If I generate a list of 1000 characters:
my_list = random.choices('abc', k=1000)
and a numpy array of 1000 characters:
my_array = np.array(my_list)
And then join them each into a single long string and time it, I get:
''.join(my_list) # vanilla Python list
# 7.69 µs ± 103 ns per loop (mean ± std. dev. of 7 runs, 100000 loops each)
''.join(my_array) # numpy array
# 257 µs ± 3.31 µs per loop (mean ± std. dev. of 7 runs, 1000 loops each)

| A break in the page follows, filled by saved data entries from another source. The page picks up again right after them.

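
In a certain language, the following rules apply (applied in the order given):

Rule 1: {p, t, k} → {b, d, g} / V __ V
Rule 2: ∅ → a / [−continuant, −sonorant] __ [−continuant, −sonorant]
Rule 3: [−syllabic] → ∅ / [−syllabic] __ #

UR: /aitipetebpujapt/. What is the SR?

aidibedebapujapat

Rule 1 (intervocalic voicing): /t/ is a voiceless stop between vowels /i/ and /i/, so it voices to [d]. /p/ is a voiceless stop between vowels /i/ and /e/, so it voices to [b]. /t/ is a voiceless stop between vowels /e/ and /e/, so it voices to [d]. /aitipetebpujapt/ → aidibedebpujapt.
Rule 2 (stop-cluster a-epenthesis): /b/ and /p/ form a stop–stop cluster, so [a] is inserted between them. /p/ and /t/ form a stop–stop cluster, so [a] is inserted between them. /aidibedebpujapt/ → aidibedebapujapat.
Rule 3 (final cluster simplification): no segment meets the environment; /aidibedebapujapat/ is unchanged.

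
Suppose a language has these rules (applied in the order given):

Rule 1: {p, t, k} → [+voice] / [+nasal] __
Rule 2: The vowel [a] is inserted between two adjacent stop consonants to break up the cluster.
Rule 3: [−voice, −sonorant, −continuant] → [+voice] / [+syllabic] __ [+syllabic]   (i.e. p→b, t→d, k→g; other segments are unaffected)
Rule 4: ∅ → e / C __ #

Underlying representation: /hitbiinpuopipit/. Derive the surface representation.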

Why the huge discrepancy in run time?
My thoughts
My first thought is that the str.join
method is converting the numpy array into a list before joining it. No such luck. If I time converting my numpy array into a list I do not get anywhere near making up the difference between the two operations. ndarray.tolist()
is very fast!
my_array.tolist()
11.6 µs ± 87 ns per loop (mean ± std. dev. of 7 runs, 100000 loops each)
So I suppose str.join
is just super optimized for Python lists and not for numpy arrays? This seems odd since numpy arrays and operations are usually very optimized and are often much faster than equivalent vanilla Python implementations (see example below).

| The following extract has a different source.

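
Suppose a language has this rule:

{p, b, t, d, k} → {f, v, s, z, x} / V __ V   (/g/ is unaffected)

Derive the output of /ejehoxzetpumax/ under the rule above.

ejehoxzetpumax

No segment of /ejehoxzetpumax/ meets the structural description of the rule, so the form surfaces unchanged.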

I'm not sure where to find the actual implementation of str.join
, so I have been unable to use the source (Luke).
Aside: generating the random characters with numpy
If I generate my random characters with numpy:
my_array = np.random.choice([char for char in 'abc'], size=1000, replace=True)
# 29.8 µs ± 2.33 µs per loop (mean ± std. dev. of 7 runs, 10000 loops each)
and compare the run time of this with random.choices
, I get numpy being an order of magnitude faster than random.choices
, and other options from random seem to be slower still (more details here):
my_list = random.choices('abc', k=1000)
# 276 µs ± 6.3 µs per loop (mean ± std. dev. of 7 runs, 1000 loops each)
This means that if I am generating and joining my lists in one shot for my application, the two approaches work out to be about the same speed. But it got me wondering why numpy fails to maintain the lead as soon as I bring the join operation into the mix.